Pronouns are personal

A person with pink skin holds up their hand flat with fingers together on the hand are painted stripes in yellow, white, purple, and black - the colors of the non-binary pride flag. Part of the person's torso is in the background and they are wearing a rainbow colored zip up shirt.
Photo by Katie Rainbow from Pexels
June 30, 2021
Julian Dockhorn

One of the first things we built into our platform was the ability to select your pronouns because that’s a way to communicate an inclusive space. We know we’re not perfect: the pronoun selector has limited options; you can’t write your own in; you can’t select multiple options. But we know that being inclusive, even imperfectly, is the better way to start.

Frankly we’d rather gender be less centered in our product. People should be able to meet and talk, and only have gender come up if the participants choose. But our product is for people to talk with each other, and we’re primarily English speakers. This means gender is part of how we talk about people. When we speak, gender is brought to the foreground too much, and it happens incessantly.

If you’ve gone through your life without feeling this way, without feeling that gender is something people are constantly making you aware of, or forcing on you, then you’ve been privileged. It is a privilege if the way you understand yourself aligns with the way people default to thinking of you and talking about you. It is a privilege if you don’t feel boxed in by what people expect your gender to be, and how you’re supposed to live and act and relate to people.

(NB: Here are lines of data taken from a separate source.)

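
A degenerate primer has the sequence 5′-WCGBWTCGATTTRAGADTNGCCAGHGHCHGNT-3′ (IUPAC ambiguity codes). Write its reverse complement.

5'-ANCDGDCDCTGGCNAHTCTYAAATCGAWVCGW-3'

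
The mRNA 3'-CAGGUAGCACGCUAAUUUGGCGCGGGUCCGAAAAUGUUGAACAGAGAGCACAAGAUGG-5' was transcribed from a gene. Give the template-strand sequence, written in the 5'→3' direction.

Written 5'→3' the mRNA is GGUAGAACACGAGAGACAAGUUGUAAAAGCCUGGGCGCGGUUUAAUCGCACGAUGGAC, so the coding DNA strand is GGTAGAACACGAGAGACAAGTTGTAAAAGCCTGGGCGCGGTTTAATCGCACGATGGAC. The template is its reverse complement.

5'-GTCCATCGTGCGATTAAACCGCGCCCAGGCTTTTACAACTTGTCTCTCGTGTTCTACC-3'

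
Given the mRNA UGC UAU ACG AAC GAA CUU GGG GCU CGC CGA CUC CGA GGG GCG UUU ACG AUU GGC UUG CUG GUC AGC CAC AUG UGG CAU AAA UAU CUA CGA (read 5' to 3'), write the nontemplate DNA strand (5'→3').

The coding DNA strand has the same 5'→3' sequence as the mRNA with U replaced by T.

5'-TGCTATACGAACGAACTTGGGGCTCGCCGACTCCGAGGGGCGTTTACGATTGGCTTGCTGGTCAGCCACATGTGGCATAAATATCTACGA-3'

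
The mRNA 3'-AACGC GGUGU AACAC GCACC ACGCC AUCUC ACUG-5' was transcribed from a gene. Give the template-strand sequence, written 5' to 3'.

5'-TTGCGCCACATTGTGCGTGGTGCGGTAGAGTGAC-3'

Written 5'→3' the mRNA is GUCACUCUACCGCACCACGCACAAUGUGGCGCAA, so the coding DNA strand is GTCACTCTACCGCACCACGCACAATGTGGCGCAA. The template is its reverse complement.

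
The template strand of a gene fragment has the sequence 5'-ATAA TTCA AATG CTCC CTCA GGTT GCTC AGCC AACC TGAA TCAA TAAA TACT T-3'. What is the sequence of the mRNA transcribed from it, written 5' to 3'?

The mRNA has the sequence of the coding strand (reverse complement of the template) with T→U. Reverse complement of ATAATTCAAATGCTCCCTCAGGTTGCTCAGCCAACCTGAATCAATAAATACTT is AAGTATTTATTGATTCAGGTTGGCTGAGCAACCTGAGGGAGCATTTGAATTAT; then T→U.

5′-AAGUAUUUAUUGAUUCAGGUUGGCUGAGCAACCUGAGGGAGCAUUUGAAUUAU-3′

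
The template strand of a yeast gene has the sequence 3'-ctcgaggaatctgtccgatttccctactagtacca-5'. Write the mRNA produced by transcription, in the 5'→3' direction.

Reading the template 3'→5' as shown, RNA polymerase pairs each base (A→U, T→A, G↔C) to build mRNA 5'→3' directly.

5'-GAGCUCCUUAGACAGGCUAAAGGGAUGAUCAUGGU-3'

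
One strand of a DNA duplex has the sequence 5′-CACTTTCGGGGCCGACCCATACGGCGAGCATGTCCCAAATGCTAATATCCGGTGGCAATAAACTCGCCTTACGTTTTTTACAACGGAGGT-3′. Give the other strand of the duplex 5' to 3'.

Pairing A↔T and G↔C gives GTGAAAGCCCCGGCTGGGTATGCCGCTCGTACAGGGTTTACGATTATAGGCCACCGTTATTTGAGCGGAATGCAAAAAATGTTGCCTCCA, running 3'→5'. Reverse for the 5'→3' convention.

5'-ACCTCCGTTGTAAAAAACGTAAGGCGAGTTTATTGCCACCGGATATTAGCATTTGGGACATGCTCGCCGTATGGGTCGGCCCCGAAAGTG-3'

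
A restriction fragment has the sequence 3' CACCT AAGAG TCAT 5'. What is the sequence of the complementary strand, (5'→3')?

The strand is given 3'→5', so its complement runs 5'→3' in the same left-to-right order: pair each base A↔T, G↔C.

5'-GTGGATTCTCAGTA-3'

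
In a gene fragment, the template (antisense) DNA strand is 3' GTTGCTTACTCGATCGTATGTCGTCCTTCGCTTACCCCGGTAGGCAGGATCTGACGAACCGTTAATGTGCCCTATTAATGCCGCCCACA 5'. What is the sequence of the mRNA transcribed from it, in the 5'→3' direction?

5'-CAACGAAUGAGCUAGCAUACAGCAGGAAGCGAAUGGGGCCAUCCGUCCUAGACUGCUUGGCAAUUACACGGGAUAAUUACGGCGGGUGU-3'

Reading the template 3'→5' as shown, RNA polymerase pairs each base (A→U, T→A, G↔C) to build mRNA 5'→3' directly.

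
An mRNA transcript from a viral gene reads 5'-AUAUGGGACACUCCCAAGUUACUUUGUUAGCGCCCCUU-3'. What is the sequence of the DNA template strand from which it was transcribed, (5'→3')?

5'-AAGGGGCGCTAACAAAGTAACTTGGGAGTGTCCCATAT-3'

Replace U with T to get the coding DNA strand: ATATGGGACACTCCCAAGTTACTTTGTTAGCGCCCCTT. The template strand is its reverse complement (complement TATACCCTGTGAGGGTTCAATGAAACAATCGCGGGGAA, then reverse).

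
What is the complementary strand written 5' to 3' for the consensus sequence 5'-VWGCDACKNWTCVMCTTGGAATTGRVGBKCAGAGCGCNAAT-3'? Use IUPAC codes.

Standard pairs A↔T, G↔C; ambiguity codes pair R↔Y, M↔K, W↔W, B↔V, D↔H, N↔N. Complement (BWCGHTGMNWAGBKGAACCTTAACYBCVMGTCTCGCGNTTA), then reverse for 5'→3'.

5′-ATTNGCGCTCTGMVCBYCAATTCCAAGKBGAWNMGTHGCWB-3′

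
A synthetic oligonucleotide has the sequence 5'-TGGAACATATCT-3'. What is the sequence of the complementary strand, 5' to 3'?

Pairing A↔T and G↔C gives ACCTTGTATAGA, running 3'→5'. Reverse for the 5'→3' convention.

5′-AGATATGTTCCA-3′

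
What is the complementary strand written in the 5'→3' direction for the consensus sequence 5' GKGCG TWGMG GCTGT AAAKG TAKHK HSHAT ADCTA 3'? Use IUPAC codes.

Standard pairs A↔T, G↔C; ambiguity codes pair M↔K, W↔W, S↔S, D↔H. Complement (CMCGCAWCKCCGACATTTMCATMDMDSDTATHGAT), then reverse for 5'→3'.

5'-TAGHTATDSDMDMTACMTTTACAGCCKCWACGCMC-3'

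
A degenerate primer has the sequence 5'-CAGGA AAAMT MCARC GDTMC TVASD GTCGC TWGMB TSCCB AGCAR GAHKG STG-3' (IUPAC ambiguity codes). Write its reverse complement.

Standard pairs A↔T, G↔C; ambiguity codes pair R↔Y, M↔K, W↔W, S↔S, B↔V, D↔H. Complement (GTCCTTTTKAKGTYGCHAKGABTSHCAGCGAWCKVASGGVTCGTYCTDMCSAC), then reverse for 5'→3'.

5'-CASCMDTCYTGCTVGGSAVKCWAGCGACHSTBAGKAHCGYTGKAKTTTTCCTG-3'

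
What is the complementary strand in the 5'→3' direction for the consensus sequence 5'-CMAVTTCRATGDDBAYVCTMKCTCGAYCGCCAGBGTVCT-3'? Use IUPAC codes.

Standard pairs A↔T, G↔C; ambiguity codes pair R↔Y, M↔K, B↔V, D↔H. Complement (GKTBAAGYTACHHVTRBGAKMGAGCTRGCGGTCVCABGA), then reverse for 5'→3'.

5′-AGBACVCTGGCGRTCGAGMKAGBRTVHHCATYGAABTKG-3′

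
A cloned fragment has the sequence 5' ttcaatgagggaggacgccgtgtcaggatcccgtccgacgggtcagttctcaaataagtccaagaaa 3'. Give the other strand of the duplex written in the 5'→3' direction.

The complement of TTCAATGAGGGAGGACGCCGTGTCAGGATCCCGTCCGACGGGTCAGTTCTCAAATAAGTCCAAGAAA is AAGTTACTCCCTCCTGCGGCACAGTCCTAGGGCAGGCTGCCCAGTCAAGAGTTTATTCAGGTTCTTT (A↔T, G↔C). DNA strands are antiparallel, so the complementary strand runs 3'→5'; reversing gives the 5'→3' form.

5'-TTTCTTGGACTTATTTGAGAACTGACCCGTCGGACGGGATCCTGACACGGCGTCCTCCCTCATTGAA-3'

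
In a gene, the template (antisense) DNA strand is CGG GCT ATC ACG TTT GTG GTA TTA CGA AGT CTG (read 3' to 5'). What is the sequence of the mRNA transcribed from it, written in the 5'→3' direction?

5′-GCCCGAUAGUGCAAACACCAUAAUGCUUCAGAC-3′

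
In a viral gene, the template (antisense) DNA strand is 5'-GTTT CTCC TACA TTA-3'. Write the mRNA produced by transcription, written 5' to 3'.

5'-UAAUGUAGGAGAAAC-3'

The mRNA has the sequence of the coding strand (reverse complement of the template) with T→U. Reverse complement of GTTTCTCCTACATTA is TAATGTAGGAGAAAC; then T→U.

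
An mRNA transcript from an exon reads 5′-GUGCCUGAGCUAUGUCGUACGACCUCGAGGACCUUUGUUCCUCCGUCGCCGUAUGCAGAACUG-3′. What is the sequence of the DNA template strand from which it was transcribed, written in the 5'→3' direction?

5'-CAGTTCTGCATACGGCGACGGAGGAACAAAGGTCCTCGAGGTCGTACGACATAGCTCAGGCAC-3'

Replace U with T to get the coding DNA strand: GTGCCTGAGCTATGTCGTACGACCTCGAGGACCTTTGTTCCTCCGTCGCCGTATGCAGAACTG. The template strand is its reverse complement (complement CACGGACTCGATACAGCATGCTGGAGCTCCTGGAAACAAGGAGGCAGCGGCATACGTCTTGAC, then reverse).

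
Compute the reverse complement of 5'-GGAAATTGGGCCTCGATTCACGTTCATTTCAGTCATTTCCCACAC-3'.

Complement each base (A↔T, G↔C): CCTTTAACCCGGAGCTAAGTGCAAGTAAAGTCAGTAAAGGGTGTG. Then reverse.

5'-GTGTGGGAAATGACTGAAATGAACGTGAATCGAGGCCCAATTTCC-3'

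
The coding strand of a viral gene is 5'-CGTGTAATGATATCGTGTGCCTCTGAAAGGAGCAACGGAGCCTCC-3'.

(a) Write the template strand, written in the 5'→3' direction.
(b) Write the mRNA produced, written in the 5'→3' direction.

(a) 5'-GGAGGCTCCGTTGCTCCTTTCAGAGGCACACGATATCATTACACG-3'
(b) 5'-CGUGUAAUGAUAUCGUGUGCCUCUGAAAGGAGCAACGGAGCCUCC-3'

(a) The template strand is the reverse complement of the coding strand: complement GCACATTACTATAGCACACGGAGACTTTCCTCGTTGCCTCGGAGG, then reverse.
(b) mRNA matches the coding strand with T→U.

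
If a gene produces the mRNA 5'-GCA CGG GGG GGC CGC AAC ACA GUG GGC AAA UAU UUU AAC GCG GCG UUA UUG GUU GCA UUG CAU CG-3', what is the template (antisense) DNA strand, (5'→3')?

Replace U with T to get the coding DNA strand: GCACGGGGGGGCCGCAACACAGTGGGCAAATATTTTAACGCGGCGTTATTGGTTGCATTGCATCG. The template strand is its reverse complement (complement CGTGCCCCCCCGGCGTTGTGTCACCCGTTTATAAAATTGCGCCGCAATAACCAACGTAACGTAGC, then reverse).

5′-CGATGCAATGCAACCAATAACGCCGCGTTAAAATATTTGCCCACTGTGTTGCGGCCCCCCCGTGC-3′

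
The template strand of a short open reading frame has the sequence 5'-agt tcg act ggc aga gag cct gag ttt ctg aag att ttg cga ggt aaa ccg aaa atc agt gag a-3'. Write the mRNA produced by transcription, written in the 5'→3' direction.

5'-UCUCACUGAUUUUCGGUUUACCUCGCAAAAUCUUCAGAAACUCAGGCUCUCUGCCAGUCGAACU-3'

The mRNA has the sequence of the coding strand (reverse complement of the template) with T→U. Reverse complement of AGTTCGACTGGCAGAGAGCCTGAGTTTCTGAAGATTTTGCGAGGTAAACCGAAAATCAGTGAGA is TCTCACTGATTTTCGGTTTACCTCGCAAAATCTTCAGAAACTCAGGCTCTCTGCCAGTCGAACT; then T→U.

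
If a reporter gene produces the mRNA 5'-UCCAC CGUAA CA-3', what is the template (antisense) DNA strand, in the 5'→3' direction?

Replace U with T to get the coding DNA strand: TCCACCGTAACA. The template strand is its reverse complement (complement AGGTGGCATTGT, then reverse).

5'-TGTTACGGTGGA-3'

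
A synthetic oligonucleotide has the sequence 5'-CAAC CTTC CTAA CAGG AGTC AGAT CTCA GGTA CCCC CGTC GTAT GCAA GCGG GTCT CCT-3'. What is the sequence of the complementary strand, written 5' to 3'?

5'-AGGAGACCCGCTTGCATACGACGGGGGTACCTGAGATCTGACTCCTGTTAGGAAGGTTG-3'

Pairing A↔T and G↔C gives GTTGGAAGGATTGTCCTCAGTCTAGAGTCCATGGGGGCAGCATACGTTCGCCCAGAGGA, running 3'→5'. Reverse for the 5'→3' convention.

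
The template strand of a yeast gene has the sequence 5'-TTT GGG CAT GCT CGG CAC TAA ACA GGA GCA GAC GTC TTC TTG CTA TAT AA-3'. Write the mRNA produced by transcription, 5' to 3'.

The mRNA has the sequence of the coding strand (reverse complement of the template) with T→U. Reverse complement of TTTGGGCATGCTCGGCACTAAACAGGAGCAGACGTCTTCTTGCTATATAA is TTATATAGCAAGAAGACGTCTGCTCCTGTTTAGTGCCGAGCATGCCCAAA; then T→U.

5′-UUAUAUAGCAAGAAGACGUCUGCUCCUGUUUAGUGCCGAGCAUGCCCAAA-3′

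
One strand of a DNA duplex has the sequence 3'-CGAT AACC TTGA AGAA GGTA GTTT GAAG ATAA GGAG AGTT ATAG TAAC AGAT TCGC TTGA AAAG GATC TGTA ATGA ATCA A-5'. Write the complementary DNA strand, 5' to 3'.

The strand is given 3'→5', so its complement runs 5'→3' in the same left-to-right order: pair each base A↔T, G↔C.

5'-GCTATTGGAACTTCTTCCATCAAACTTCTATTCCTCTCAATATCATTGTCTAAGCGAACTTTTCCTAGACATTACTTAGTT-3'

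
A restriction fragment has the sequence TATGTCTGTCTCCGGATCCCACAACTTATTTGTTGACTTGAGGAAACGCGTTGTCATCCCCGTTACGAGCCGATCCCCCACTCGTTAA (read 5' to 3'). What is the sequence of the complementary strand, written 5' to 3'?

The complement of TATGTCTGTCTCCGGATCCCACAACTTATTTGTTGACTTGAGGAAACGCGTTGTCATCCCCGTTACGAGCCGATCCCCCACTCGTTAA is ATACAGACAGAGGCCTAGGGTGTTGAATAAACAACTGAACTCCTTTGCGCAACAGTAGGGGCAATGCTCGGCTAGGGGGTGAGCAATT (A↔T, G↔C). DNA strands are antiparallel, so the complementary strand runs 3'→5'; reversing gives the 5'→3' form.

5'-TTAACGAGTGGGGGATCGGCTCGTAACGGGGATGACAACGCGTTTCCTCAAGTCAACAAATAAGTTGTGGGATCCGGAGACAGACATA-3'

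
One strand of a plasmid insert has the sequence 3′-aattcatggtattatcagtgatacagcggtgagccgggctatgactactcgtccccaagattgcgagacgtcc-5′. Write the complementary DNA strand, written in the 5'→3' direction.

The strand is given 3'→5', so its complement runs 5'→3' in the same left-to-right order: pair each base A↔T, G↔C.

5'-TTAAGTACCATAATAGTCACTATGTCGCCACTCGGCCCGATACTGATGAGCAGGGGTTCTAACGCTCTGCAGG-3'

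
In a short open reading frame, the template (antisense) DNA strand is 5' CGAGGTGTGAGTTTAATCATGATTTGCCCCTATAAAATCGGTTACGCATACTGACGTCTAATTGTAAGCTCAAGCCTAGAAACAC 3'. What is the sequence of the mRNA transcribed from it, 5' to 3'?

5'-GUGUUUCUAGGCUUGAGCUUACAAUUAGACGUCAGUAUGCGUAACCGAUUUUAUAGGGGCAAAUCAUGAUUAAACUCACACCUCG-3'

The mRNA has the sequence of the coding strand (reverse complement of the template) with T→U. Reverse complement of CGAGGTGTGAGTTTAATCATGATTTGCCCCTATAAAATCGGTTACGCATACTGACGTCTAATTGTAAGCTCAAGCCTAGAAACAC is GTGTTTCTAGGCTTGAGCTTACAATTAGACGTCAGTATGCGTAACCGATTTTATAGGGGCAAATCATGATTAAACTCACACCTCG; then T→U.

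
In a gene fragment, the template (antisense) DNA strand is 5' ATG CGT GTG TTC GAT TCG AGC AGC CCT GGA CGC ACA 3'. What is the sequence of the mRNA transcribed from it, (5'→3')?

5′-UGUGCGUCCAGGGCUGCUCGAAUCGAACACACGCAU-3′

RNA polymerase reads the template 3'→5' and synthesizes mRNA 5'→3' by base-pairing (A→U, T→A, G↔C). The complement of the template is TACGCACACAAGCTAAGCTCGTCGGGACCTGCGTGT; antiparallel, so 5'→3' the coding strand is TGTGCGTCCAGGGCTGCTCGAATCGAACACACGCAT. Replace T with U for the mRNA.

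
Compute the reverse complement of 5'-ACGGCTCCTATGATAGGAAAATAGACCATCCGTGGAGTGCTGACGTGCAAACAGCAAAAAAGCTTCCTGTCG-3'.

Reading the sequence 3'→5' and pairing each base (A↔T, G↔C) gives the reverse complement directly.

5'-CGACAGGAAGCTTTTTTGCTGTTTGCACGTCAGCACTCCACGGATGGTCTATTTTCCTATCATAGGAGCCGT-3'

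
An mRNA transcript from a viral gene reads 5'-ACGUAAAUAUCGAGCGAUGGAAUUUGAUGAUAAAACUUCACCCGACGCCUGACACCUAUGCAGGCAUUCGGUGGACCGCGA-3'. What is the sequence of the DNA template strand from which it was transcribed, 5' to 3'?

5'-TCGCGGTCCACCGAATGCCTGCATAGGTGTCAGGCGTCGGGTGAAGTTTTATCATCAAATTCCATCGCTCGATATTTACGT-3'

Replace U with T to get the coding DNA strand: ACGTAAATATCGAGCGATGGAATTTGATGATAAAACTTCACCCGACGCCTGACACCTATGCAGGCATTCGGTGGACCGCGA. The template strand is its reverse complement (complement TGCATTTATAGCTCGCTACCTTAAACTACTATTTTGAAGTGGGCTGCGGACTGTGGATACGTCCGTAAGCCACCTGGCGCT, then reverse).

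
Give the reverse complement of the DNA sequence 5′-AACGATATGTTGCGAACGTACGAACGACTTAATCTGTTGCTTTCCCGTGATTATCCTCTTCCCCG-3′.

5'-CGGGGAAGAGGATAATCACGGGAAAGCAACAGATTAAGTCGTTCGTACGTTCGCAACATATCGTT-3'

Reading the sequence 3'→5' and pairing each base (A↔T, G↔C) gives the reverse complement directly.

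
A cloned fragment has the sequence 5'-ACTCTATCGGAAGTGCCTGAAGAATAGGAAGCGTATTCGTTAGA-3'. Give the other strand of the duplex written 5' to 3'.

5′-TCTAACGAATACGCTTCCTATTCTTCAGGCACTTCCGATAGAGT-3′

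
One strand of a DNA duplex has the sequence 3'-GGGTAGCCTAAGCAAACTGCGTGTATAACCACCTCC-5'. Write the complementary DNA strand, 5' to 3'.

5′-CCCATCGGATTCGTTTGACGCACATATTGGTGGAGG-3′

The strand is given 3'→5', so its complement runs 5'→3' in the same left-to-right order: pair each base A↔T, G↔C.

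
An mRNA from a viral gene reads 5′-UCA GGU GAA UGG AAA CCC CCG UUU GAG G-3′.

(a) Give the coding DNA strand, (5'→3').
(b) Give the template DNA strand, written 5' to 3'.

(a) The coding strand matches the mRNA with U→T.
(b) The template strand is the reverse complement of the coding strand.

(a) 5'-TCAGGTGAATGGAAACCCCCGTTTGAGG-3'
(b) 5'-CCTCAAACGGGGGTTTCCATTCACCTGA-3'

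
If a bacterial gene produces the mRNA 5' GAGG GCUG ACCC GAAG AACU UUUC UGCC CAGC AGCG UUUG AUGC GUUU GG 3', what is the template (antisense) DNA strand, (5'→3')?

5'-CCAAACGCATCAAACGCTGCTGGGCAGAAAAGTTCTTCGGGTCAGCCCTC-3'

Replace U with T to get the coding DNA strand: GAGGGCTGACCCGAAGAACTTTTCTGCCCAGCAGCGTTTGATGCGTTTGG. The template strand is its reverse complement (complement CTCCCGACTGGGCTTCTTGAAAAGACGGGTCGTCGCAAACTACGCAAACC, then reverse).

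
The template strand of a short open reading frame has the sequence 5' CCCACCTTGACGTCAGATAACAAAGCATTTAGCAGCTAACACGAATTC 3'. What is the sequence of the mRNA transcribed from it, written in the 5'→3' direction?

5'-GAAUUCGUGUUAGCUGCUAAAUGCUUUGUUAUCUGACGUCAAGGUGGG-3'

The mRNA has the sequence of the coding strand (reverse complement of the template) with T→U. Reverse complement of CCCACCTTGACGTCAGATAACAAAGCATTTAGCAGCTAACACGAATTC is GAATTCGTGTTAGCTGCTAAATGCTTTGTTATCTGACGTCAAGGTGGG; then T→U.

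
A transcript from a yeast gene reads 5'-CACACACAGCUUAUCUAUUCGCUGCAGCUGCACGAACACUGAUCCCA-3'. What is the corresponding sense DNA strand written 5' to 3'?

The coding DNA strand has the same 5'→3' sequence as the mRNA with U replaced by T.

5'-CACACACAGCTTATCTATTCGCTGCAGCTGCACGAACACTGATCCCA-3'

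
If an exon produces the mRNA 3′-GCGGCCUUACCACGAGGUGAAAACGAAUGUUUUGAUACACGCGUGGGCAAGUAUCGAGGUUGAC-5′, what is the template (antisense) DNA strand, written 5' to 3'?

5'-CGCCGGAATGGTGCTCCACTTTTGCTTACAAAACTATGTGCGCACCCGTTCATAGCTCCAACTG-3'

Written 5'→3' the mRNA is CAGUUGGAGCUAUGAACGGGUGCGCACAUAGUUUUGUAAGCAAAAGUGGAGCACCAUUCCGGCG, so the coding DNA strand is CAGTTGGAGCTATGAACGGGTGCGCACATAGTTTTGTAAGCAAAAGTGGAGCACCATTCCGGCG. The template is its reverse complement.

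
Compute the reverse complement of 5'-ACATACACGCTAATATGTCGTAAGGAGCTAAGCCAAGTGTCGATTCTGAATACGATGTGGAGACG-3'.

Reading the sequence 3'→5' and pairing each base (A↔T, G↔C) gives the reverse complement directly.

5'-CGTCTCCACATCGTATTCAGAATCGACACTTGGCTTAGCTCCTTACGACATATTAGCGTGTATGT-3'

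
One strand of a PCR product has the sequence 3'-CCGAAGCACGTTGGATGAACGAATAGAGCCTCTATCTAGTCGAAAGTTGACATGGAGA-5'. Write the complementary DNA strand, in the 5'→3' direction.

5'-GGCTTCGTGCAACCTACTTGCTTATCTCGGAGATAGATCAGCTTTCAACTGTACCTCT-3'

The strand is given 3'→5', so its complement runs 5'→3' in the same left-to-right order: pair each base A↔T, G↔C.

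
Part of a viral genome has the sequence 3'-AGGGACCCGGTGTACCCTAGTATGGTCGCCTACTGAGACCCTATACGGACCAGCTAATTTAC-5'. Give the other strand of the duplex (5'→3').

5'-TCCCTGGGCCACATGGGATCATACCAGCGGATGACTCTGGGATATGCCTGGTCGATTAAATG-3'

The strand is given 3'→5', so its complement runs 5'→3' in the same left-to-right order: pair each base A↔T, G↔C.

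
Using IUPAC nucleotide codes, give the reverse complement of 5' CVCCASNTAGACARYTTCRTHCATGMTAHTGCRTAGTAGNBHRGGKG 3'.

5'-CMCCYDVNCTACTAYGCADTAKCATGDAYGAARYTGTCTANSTGGBG-3'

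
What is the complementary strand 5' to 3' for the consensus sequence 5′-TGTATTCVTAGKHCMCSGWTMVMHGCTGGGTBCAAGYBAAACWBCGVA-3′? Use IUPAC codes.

5'-TBCGVWGTTTVRCTTGVACCCAGCDKBKAWCSGKGDMCTABGAATACA-3'

Standard pairs A↔T, G↔C; ambiguity codes pair Y↔R, M↔K, W↔W, S↔S, B↔V, H↔D. Complement (ACATAAGBATCMDGKGSCWAKBKDCGACCCAVGTTCRVTTTGWVGCBT), then reverse for 5'→3'.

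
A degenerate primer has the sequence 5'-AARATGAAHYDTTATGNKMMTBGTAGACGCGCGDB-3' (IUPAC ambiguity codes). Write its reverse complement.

Standard pairs A↔T, G↔C; ambiguity codes pair R↔Y, M↔K, B↔V, D↔H, N↔N. Complement (TTYTACTTDRHAATACNMKKAVCATCTGCGCGCHV), then reverse for 5'→3'.

5'-VHCGCGCGTCTACVAKKMNCATAAHRDTTCATYTT-3'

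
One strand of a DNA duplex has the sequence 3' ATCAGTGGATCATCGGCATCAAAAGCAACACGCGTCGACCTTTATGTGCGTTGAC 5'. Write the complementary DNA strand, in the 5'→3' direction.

The strand is given 3'→5', so its complement runs 5'→3' in the same left-to-right order: pair each base A↔T, G↔C.

5'-TAGTCACCTAGTAGCCGTAGTTTTCGTTGTGCGCAGCTGGAAATACACGCAACTG-3'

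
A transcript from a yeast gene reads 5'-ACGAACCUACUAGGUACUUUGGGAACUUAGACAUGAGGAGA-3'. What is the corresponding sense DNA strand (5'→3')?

The coding DNA strand has the same 5'→3' sequence as the mRNA with U replaced by T.

5'-ACGAACCTACTAGGTACTTTGGGAACTTAGACATGAGGAGA-3'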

It’s worth considering the contrast: when people mention you, they say you’re someone you’re not. They consistently misunderstand you, have the wrong expectations and false beliefs about you. And when they notice the difference between their beliefs and the reality, it doesn’t even occur to them that the problem isn’t you. These things happen all day, every day, with strangers, colleagues, and even friends and family.

If thinking about this experience and your privilege feels bad, that’s ok. It’s good to think about ways society marginalizes people, and it’s healthy to be uncomfortable with it, whether it’s about gender, wealth, national origin, education, race, class, etc. Thinking about the ways other people experience bad things cultivates compassion, so embracing that discomfort is a way of embracing becoming a more compassionate person. Hopefully, it will help you better understand people for whom this topic is not optional.

Being yourself is surprisingly complicated. There are so many messy parts to it. So many places to discover what’s really you, and what’s not you but just something you were taught. And being yourself risks relationships. It can risk your sense of family, of safety, of belonging. The more who you are “goes against the grain,” the bigger the risk. For some of us, the risk is relatively low: we don’t even ask if our family will still love us, if our police won’t shoot us, if our banks will loan to us. For others, the risks are so high and can be so tragic. None of us are safe as long as Black, Indigenous, and Latinx trans people are being murdered for being who they are. There is no justice, so there is no peace.

Being a queer company doesn’t just mean that our logo has rainbow colors. It doesn’t just mean we build-in pronouns. It means that we know the right path can look to people like it’s a weird way to go. It means that we know the map is wrong, so we’re going off the map.

It also means we know people will be uncomfortable when we’re just being our true selves and doing what we know is right. This is scary and hard for us: it means ignoring advice that we know has helped other companies. It means looking for a new path that feels more like justice. More like joy. More like our truest selves.

Pride Month is a time that we celebrate the elders in our community that took a path people didn’t understand in order to live their truth. That often had a heavy cost.

It’s now the end of Pride Month. Our logo is going to stay rainbow. We are a queer company all year round. We will make our pronoun options better over time. We will make our site more welcoming, more accessible, more joyful. We’ll keep learning, and looking for how to do better.